Wikipedia has this plot summary for the Bowery Boys movie, Hold That Line...
The members of the local university's trust make a wager that anyone can succeed in college if just given the chance. They enlist the boys to attend the university to prove the theory. While the boys do not become academic scholars, Sach invents a "vitamin" drink that makes him invincible. They all join the football team and Sach becomes the star player, leading them to the big championship game. A local gambler sees an opportunity to make some money and he kidnaps Sach to prevent him from playing. Slip and the rest of the gang rescue Sach and return him to the game. Sach is out of "vitamins", so Slip plans a ruse on the playing field that distracts the other team and allows him to score the winning touchdown. Afterward, Sach cannot reproduce his "vitamin" formula, but he produces a new concoction that allows him to fly.
The role of Sach is played by the actor Huntz Hall, who, in the 1930's, appeared in both the Broadway play and then the film version of Dead End. In 1943, he appeared in the film, Don't Kill Your Friends. He was arrested for marijuana possession in 1948. After Leo Gorcey and Huntz Hall split up when Gorcey left the Bowery Boys in 1956, they reunited in 1966 in the movie, Second Fiddle to a Steel Guitar.
About the production of Hold That Line, Wiki has this note...
This is the first appearance of Gil Stratton, Jr. as a member of the gang, replacing William Benedict. Stratton was unhappy as a Bowery Boy, and he tried to keep himself as inconspicuous in the films as possible; he often gave his dialogue to Leo Gorcey or Huntz Hall.
Gil Stratton also had a part in The Wild One, in which the Lee Marvin character taunts the Marlon Brando character with the line, "the Beatles missed you."
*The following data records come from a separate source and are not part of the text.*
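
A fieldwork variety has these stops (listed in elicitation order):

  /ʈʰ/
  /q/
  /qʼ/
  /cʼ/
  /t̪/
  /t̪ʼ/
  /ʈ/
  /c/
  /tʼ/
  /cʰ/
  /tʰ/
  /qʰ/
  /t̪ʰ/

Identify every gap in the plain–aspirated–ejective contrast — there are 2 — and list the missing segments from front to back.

dental: plain /t̪/, aspirated /t̪ʰ/, ejective /t̪ʼ/.
alveolar: plain —, aspirated /tʰ/, ejective /tʼ/.
retroflex: plain /ʈ/, aspirated /ʈʰ/, ejective —.
palatal: plain /c/, aspirated /cʰ/, ejective /cʼ/.
uvular: plain /q/, aspirated /qʰ/, ejective /qʼ/.
Gaps, from front to back: alveolar lacks plain (/t/); retroflex lacks ejective (/ʈʼ/).

/t/, /ʈʼ/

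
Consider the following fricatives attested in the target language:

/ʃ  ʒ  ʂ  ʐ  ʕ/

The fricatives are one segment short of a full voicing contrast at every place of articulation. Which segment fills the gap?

/ħ/

Voiceless: /ʃ/ (postalveolar), /ʂ/ (retroflex).
Voiced: /ʒ/ (postalveolar), /ʐ/ (retroflex), /ʕ/ (pharyngeal).
The pharyngeal row has no voiceless member, so the gap is the voiceless pharyngeal fricative /ħ/.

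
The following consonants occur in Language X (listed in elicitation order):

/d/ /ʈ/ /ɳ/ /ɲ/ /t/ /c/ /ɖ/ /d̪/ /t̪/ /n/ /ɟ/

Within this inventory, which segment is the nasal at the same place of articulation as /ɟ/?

/ɲ/

/ɟ/ is a voiced palatal stop.
The nasal at the same place is a palatal nasal — in this inventory, /ɲ/.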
A photo of Leo Gorcey was included in Peter Blake's original design for the Sgt. Pepper album cover, but was removed when Gorcey's agent demanded a fee for its use. Blake replaced it with a photo of Huntz Hall, who ended up representing the Bowery Boys on the Sgt. Pepper cover.
Hall replaced Gorcey.
One wonders what the significance of all this is, if any, but a question does come to my mind --- could the original Paul have demanded more money, like double what he was getting in 1966, and did he threaten to quit The Beatles unless he received that much more money, and could it be that he was subsequently shot dead and replaced? Faul plays the role of Paul at the going rate, but later laments 'You never give me your money, you only give me your funny paper.'
Gorcey demanded double his money, which was denied him, thus ending Dead End Kids and he went on to demand money from the Beatles, but that time, he was replaced. The amount he wanted, some say $5,000 and others say it was only $400 was a small sum indeed for the wealth of EMI, so I doubt Faul's explanation, 'he wanted money, so screw him.' I think it was something symbolic. Gorcey demanded money, so he was out and Huntz Hall replaced him. The demand for money resulted in a replacement. Was that the symbolism intended?
How deep does the rabbit hole go and is it made of intentional clues, strange coincidences, mystical synchronicities, or all three? How many odd connections remain undiscovered?